A network of roads, cities and gardens hidden beneath the ancient Amazon rainforest in Ecuador’s Upano Valley has been discovered by archaeologists using the sophisticated mapping technology known as Lidar. The ancient society is thought to be more than 1,000 years older than similar complex civilisations previously found in the region. Findings linked to the settlements—which were built and occupied by the Upano people from about 500 BC to between 300 AD and 600 AD—are outlined in the journal Science (published 11 January).
"Fieldwork and light detection and ranging [Lidar mapping] analysis have revealed an anthropised landscape with clusters of monumental platforms, plazas, and streets following a specific pattern intertwined with extensive agricultural drainages and terraces as well as wide straight roads running over great distances,” the Science article says.

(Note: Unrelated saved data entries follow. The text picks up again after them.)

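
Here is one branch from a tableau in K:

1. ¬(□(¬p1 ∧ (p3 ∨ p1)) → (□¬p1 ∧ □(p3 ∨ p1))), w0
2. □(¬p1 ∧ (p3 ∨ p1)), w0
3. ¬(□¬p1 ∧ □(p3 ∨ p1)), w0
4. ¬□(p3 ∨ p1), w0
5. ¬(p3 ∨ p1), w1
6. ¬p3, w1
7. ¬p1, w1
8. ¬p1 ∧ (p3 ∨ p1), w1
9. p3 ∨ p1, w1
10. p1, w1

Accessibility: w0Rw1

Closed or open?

Both p1 and ¬p1 appear at w1.

Closed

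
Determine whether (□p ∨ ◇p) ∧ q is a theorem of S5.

Tableau for the negation ¬((□p ∨ ◇p) ∧ q):
1. ¬((□p ∨ ◇p) ∧ q), w0
2. ¬q, w0   [¬∧-rule on 1 (branches; this branch)]
Accessibility: w0Rw0
The negation has an open branch (countermodel exists).

Not valid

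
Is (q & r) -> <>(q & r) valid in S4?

Tableau for the negation ~((q & r) -> <>(q & r)):
1. ~((q & r) -> <>(q & r)), w0
2. q & r, w0   [~->-rule on 1]
3. ~<>(q & r), w0   [~->-rule on 1]
4. q, w0   [&-rule on 2]
5. r, w0   [&-rule on 2]
6. ~(q & r), w0   [~<>-rule on 3 via w0Rw0]
7. ~r, w0   [~&-rule on 6 (branches; this branch)]
Accessibility: w0Rw0
Branch closes: r and ~r both at w0.
All branches of the negation close; one closing branch shown above.

Valid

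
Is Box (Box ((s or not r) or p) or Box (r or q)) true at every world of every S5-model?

Tableau for the negation not Box (Box ((s or not r) or p) or Box (r or q)):
1. not Box (Box ((s or not r) or p) or Box (r or q)), w0
2. not (Box ((s or not r) or p) or Box (r or q)), w1
3. not Box ((s or not r) or p), w1
4. not Box (r or q), w1
5. not ((s or not r) or p), w2
6. not (s or not r), w2
7. not p, w2
8. not s, w2
9. r, w2
10. not (r or q), w3
11. not r, w3
12. not q, w3
Accessibility: w0Rw0, w0Rw1, w0Rw2, w0Rw3, w1Rw0, w1Rw1, w1Rw2, w1Rw3, w2Rw0, w2Rw1, w2Rw2, w2Rw3, w3Rw0, w3Rw1, w3Rw2, w3Rw3
The negation has an open branch (countermodel exists).

No, not valid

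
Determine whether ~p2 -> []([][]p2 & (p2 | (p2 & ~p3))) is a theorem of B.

Not valid

Tableau for the negation ~(~p2 -> []([][]p2 & (p2 | (p2 & ~p3)))):
1. ~(~p2 -> []([][]p2 & (p2 | (p2 & ~p3)))), w0
2. ~p2, w0
3. ~[]([][]p2 & (p2 | (p2 & ~p3))), w0
4. ~([][]p2 & (p2 | (p2 & ~p3))), w1
5. ~(p2 | (p2 & ~p3)), w1
6. ~p2, w1
7. ~(p2 & ~p3), w1
8. p3, w1
Accessibility: w0Rw0, w0Rw1, w1Rw0, w1Rw1
The negation has an open branch (countermodel exists).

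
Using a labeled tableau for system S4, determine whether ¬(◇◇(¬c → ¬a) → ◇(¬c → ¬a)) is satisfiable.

No, unsatisfiable

1. ¬(◇◇(¬c → ¬a) → ◇(¬c → ¬a)), 0
2. ◇◇(¬c → ¬a), 0
3. ¬◇(¬c → ¬a), 0
4. ¬(¬c → ¬a), 0
5. ¬c, 0
6. a, 0
7. ◇(¬c → ¬a), 1
8. ¬(¬c → ¬a), 1
9. ¬c, 1
10. a, 1
11. ¬c → ¬a, 2
12. ¬(¬c → ¬a), 2
13. ¬c, 2
14. a, 2
15. ¬a, 2
Accessibility: 0R0, 0R1, 0R2, 1R1, 1R2, 2R2
Branch closes: a and ¬a both at 2.
Every branch closes; the branch above is one of them.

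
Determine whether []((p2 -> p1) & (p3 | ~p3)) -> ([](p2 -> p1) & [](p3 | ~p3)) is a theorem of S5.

Valid in S5

Tableau for the negation ~([]((p2 -> p1) & (p3 | ~p3)) -> ([](p2 -> p1) & [](p3 | ~p3))):
1. ~([]((p2 -> p1) & (p3 | ~p3)) -> ([](p2 -> p1) & [](p3 | ~p3))), 0
2. []((p2 -> p1) & (p3 | ~p3)), 0
3. ~([](p2 -> p1) & [](p3 | ~p3)), 0
4. (p2 -> p1) & (p3 | ~p3), 0
5. p2 -> p1, 0
6. p3 | ~p3, 0
7. ~[](p2 -> p1), 0
8. p1, 0
9. ~p3, 0
10. ~(p2 -> p1), 1
11. p2, 1
12. ~p1, 1
13. (p2 -> p1) & (p3 | ~p3), 1
14. p2 -> p1, 1
15. p3 | ~p3, 1
16. p1, 1
Accessibility: 0R0, 0R1, 1R0, 1R1
Branch closes: p1 and ~p1 both at 1.
All branches of the negation close; one closing branch shown above.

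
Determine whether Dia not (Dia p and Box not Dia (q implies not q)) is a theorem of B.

Tableau for the negation not Dia not (Dia p and Box not Dia (q implies not q)):
1. not Dia not (Dia p and Box not Dia (q implies not q)), w0
2. Dia p and Box not Dia (q implies not q), w0
3. Dia p, w0
4. Box not Dia (q implies not q), w0
5. not Dia (q implies not q), w0
6. not (q implies not q), w0
7. q, w0
8. p, w1
9. Dia p and Box not Dia (q implies not q), w1
10. Dia p, w1
11. Box not Dia (q implies not q), w1
12. not Dia (q implies not q), w1
13. not (q implies not q), w1
14. q, w1
15. p, w2
16. not Dia (q implies not q), w2
17. not (q implies not q), w2
18. q, w2
Accessibility: w0Rw0, w0Rw1, w1Rw0, w1Rw1, w1Rw2, w2Rw1, w2Rw2
The negation has an open branch (countermodel exists).

Not valid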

Lidar, a remote sensing method that uses laser pulses to determine the distance to objects and sites, enabled the archaeologists to detect structures below the tree canopies.

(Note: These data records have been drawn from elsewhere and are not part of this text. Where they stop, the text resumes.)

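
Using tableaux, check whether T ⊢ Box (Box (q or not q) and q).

Not valid

Tableau for the negation not Box (Box (q or not q) and q):
1. not Box (Box (q or not q) and q), u
2. not (Box (q or not q) and q), v
3. not q, v
Accessibility: uRu, uRv, vRv
The negation has an open branch (countermodel exists).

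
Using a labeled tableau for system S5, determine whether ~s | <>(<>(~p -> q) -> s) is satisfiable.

1. ~s | <>(<>(~p -> q) -> s), w0
2. <>(<>(~p -> q) -> s), w0   [|-rule on 1 (branches; this branch)]
3. <>(~p -> q) -> s, w1   [<>-rule on 2: fresh world w1, w0Rw1]
4. s, w1   [->-rule on 3 (branches; this branch)]
Accessibility: w0Rw0, w0Rw1, w1Rw0, w1Rw1

Satisfiable (open branch found)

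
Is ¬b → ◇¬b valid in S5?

Tableau for the negation ¬(¬b → ◇¬b):
1. ¬(¬b → ◇¬b), u
2. ¬b, u   [¬→-rule on 1]
3. ¬◇¬b, u   [¬→-rule on 1]
4. b, u   [¬◇-rule on 3 via uRu]
Accessibility: uRu
Branch closes: b and ¬b both at u.
All branches of the negation close; one closing branch shown above.

Valid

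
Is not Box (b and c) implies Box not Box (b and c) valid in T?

Tableau for the negation not (not Box (b and c) implies Box not Box (b and c)):
1. not (not Box (b and c) implies Box not Box (b and c)), 0
2. not Box (b and c), 0
3. not Box not Box (b and c), 0
4. not (b and c), 1
5. not c, 1
6. Box (b and c), 2
7. b and c, 2
8. b, 2
9. c, 2
Accessibility: 0R0, 0R1, 0R2, 1R1, 2R2
The negation has an open branch (countermodel exists).

Invalid (countermodel exists)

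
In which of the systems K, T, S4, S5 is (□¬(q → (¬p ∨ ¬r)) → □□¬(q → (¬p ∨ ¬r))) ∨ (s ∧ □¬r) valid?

T-tableau for the negation ¬((□¬(q → (¬p ∨ ¬r)) → □□¬(q → (¬p ∨ ¬r))) ∨ (s ∧ □¬r)):
1. ¬((□¬(q → (¬p ∨ ¬r)) → □□¬(q → (¬p ∨ ¬r))) ∨ (s ∧ □¬r)), 0
2. ¬(□¬(q → (¬p ∨ ¬r)) → □□¬(q → (¬p ∨ ¬r))), 0
3. ¬(s ∧ □¬r), 0
4. □¬(q → (¬p ∨ ¬r)), 0
5. ¬□□¬(q → (¬p ∨ ¬r)), 0
6. ¬(q → (¬p ∨ ¬r)), 0
7. q, 0
8. ¬(¬p ∨ ¬r), 0
9. p, 0
10. r, 0
11. ¬□¬r, 0
12. ¬□¬(q → (¬p ∨ ¬r)), 1
13. ¬(q → (¬p ∨ ¬r)), 1
14. q, 1
15. ¬(¬p ∨ ¬r), 1
16. p, 1
17. r, 1
18. r, 2
19. ¬(q → (¬p ∨ ¬r)), 2
20. q, 2
21. ¬(¬p ∨ ¬r), 2
22. p, 2
23. q → (¬p ∨ ¬r), 3
24. ¬p ∨ ¬r, 3
25. ¬r, 3
Accessibility: 0R0, 0R1, 0R2, 1R1, 1R3, 2R2, 3R3
Complete open branch: countermodel on a T-frame, so not valid in T, nor in K (the same frame is also a K-frame).
S4-tableau for the negation ¬((□¬(q → (¬p ∨ ¬r)) → □□¬(q → (¬p ∨ ¬r))) ∨ (s ∧ □¬r)):
1. ¬((□¬(q → (¬p ∨ ¬r)) → □□¬(q → (¬p ∨ ¬r))) ∨ (s ∧ □¬r)), 0
2. ¬(□¬(q → (¬p ∨ ¬r)) → □□¬(q → (¬p ∨ ¬r))), 0
3. ¬(s ∧ □¬r), 0
4. □¬(q → (¬p ∨ ¬r)), 0
5. ¬□□¬(q → (¬p ∨ ¬r)), 0
6. ¬(q → (¬p ∨ ¬r)), 0
7. q, 0
8. ¬(¬p ∨ ¬r), 0
9. p, 0
10. r, 0
11. ¬□¬r, 0
12. ¬□¬(q → (¬p ∨ ¬r)), 1
13. ¬(q → (¬p ∨ ¬r)), 1
14. q, 1
15. ¬(¬p ∨ ¬r), 1
16. p, 1
17. r, 1
18. r, 2
19. ¬(q → (¬p ∨ ¬r)), 2
20. q, 2
21. ¬(¬p ∨ ¬r), 2
22. p, 2
23. q → (¬p ∨ ¬r), 3
24. ¬(q → (¬p ∨ ¬r)), 3
25. q, 3
26. ¬(¬p ∨ ¬r), 3
27. p, 3
28. r, 3
29. ¬p ∨ ¬r, 3
30. ¬r, 3
Accessibility: 0R0, 0R1, 0R2, 0R3, 1R1, 1R3, 2R2, 3R3
Branch closes: r and ¬r both at 3.
Every branch closes (one shown): valid in S4, hence also in S5 (every theorem of S4 is a theorem of S5).

S4, S5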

“The lidar gave us an overview of the region and we could appreciate greatly the size of the sites,” Stéphen Rostain, an archaeologist and director of research at France’s National Centre for Scientific Research (CNRS), told CNN. Rostain, who has been working in the Upano valley for the past 30 years, added that the mapping technology revealed a “complete web” of dug roads.

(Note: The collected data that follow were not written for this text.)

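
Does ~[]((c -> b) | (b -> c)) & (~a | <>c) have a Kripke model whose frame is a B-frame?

1. ~[]((c -> b) | (b -> c)) & (~a | <>c), u
2. ~[]((c -> b) | (b -> c)), u   [&-rule on 1]
3. ~a | <>c, u   [&-rule on 1]
4. <>c, u   [|-rule on 3 (branches; this branch)]
5. ~((c -> b) | (b -> c)), v   [~[]-rule on 2: fresh world v, uRv]
6. ~(c -> b), v   [~|-rule on 5]
7. ~(b -> c), v   [~|-rule on 5]
8. c, v   [~->-rule on 6]
9. ~b, v   [~->-rule on 6]
10. b, v   [~->-rule on 7]
11. ~c, v   [~->-rule on 7]
Accessibility: uRu, uRv, vRu, vRv
Branch closes: b and ~b both at v.
All branches of the tableau close; one closing branch shown above.

Unsatisfiable (every branch closes)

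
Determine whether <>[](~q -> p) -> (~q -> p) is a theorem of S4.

Not valid

Tableau for the negation ~(<>[](~q -> p) -> (~q -> p)):
1. ~(<>[](~q -> p) -> (~q -> p)), 0
2. <>[](~q -> p), 0
3. ~(~q -> p), 0
4. ~q, 0
5. ~p, 0
6. [](~q -> p), 1
7. ~q -> p, 1
8. p, 1
Accessibility: 0R0, 0R1, 1R1
The negation has an open branch (countermodel exists).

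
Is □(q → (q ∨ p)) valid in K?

Tableau for the negation ¬□(q → (q ∨ p)):
1. ¬□(q → (q ∨ p)), u
2. ¬(q → (q ∨ p)), v
3. q, v
4. ¬(q ∨ p), v
5. ¬q, v
6. ¬p, v
Accessibility: uRv
Branch closes: q and ¬q both at v.
Every branch of the negation's tableau closes; the branch above is one of them.

Valid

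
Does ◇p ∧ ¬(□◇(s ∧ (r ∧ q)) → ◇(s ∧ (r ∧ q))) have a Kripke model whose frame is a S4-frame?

Unsatisfiable (every branch closes)

1. ◇p ∧ ¬(□◇(s ∧ (r ∧ q)) → ◇(s ∧ (r ∧ q))), u
2. ◇p, u
3. ¬(□◇(s ∧ (r ∧ q)) → ◇(s ∧ (r ∧ q))), u
4. □◇(s ∧ (r ∧ q)), u
5. ¬◇(s ∧ (r ∧ q)), u
6. ◇(s ∧ (r ∧ q)), u
7. ¬(s ∧ (r ∧ q)), u
8. ¬(r ∧ q), u
9. ¬q, u
10. p, v
11. ◇(s ∧ (r ∧ q)), v
12. ¬(s ∧ (r ∧ q)), v
13. ¬(r ∧ q), v
14. ¬q, v
15. s ∧ (r ∧ q), w
16. s, w
17. r ∧ q, w
18. r, w
19. q, w
20. ◇(s ∧ (r ∧ q)), w
21. ¬(s ∧ (r ∧ q)), w
22. ¬(r ∧ q), w
23. ¬q, w
Accessibility: uRu, uRv, uRw, vRv, wRw
Branch closes: q and ¬q both at w.
Every branch closes; the branch above is one of them.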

“The most notable landscape feature is the complex road system extending over tens of kilometres, connecting the different urban centres,” according to Science. Rostain’s team also uncovered painted pottery and large jugs holding the remains of the traditional maize beer chica at two large settlements called Sangay and Kilamope.
Lidar light technology has been used before by archaeologists exploring the Amazon. In early 2022 a team of experts from the German Institute of Archaeology, the University of Bonn, the University of Exeter and Bolivia's Ministry of Planning published findings in the journal Nature about 26 interconnected sites in the Bolivian Amazon region. The team also used the technology to produce a detailed model of the sites, which were populated by the Casarabe culture around 500 AD to 1400 AD.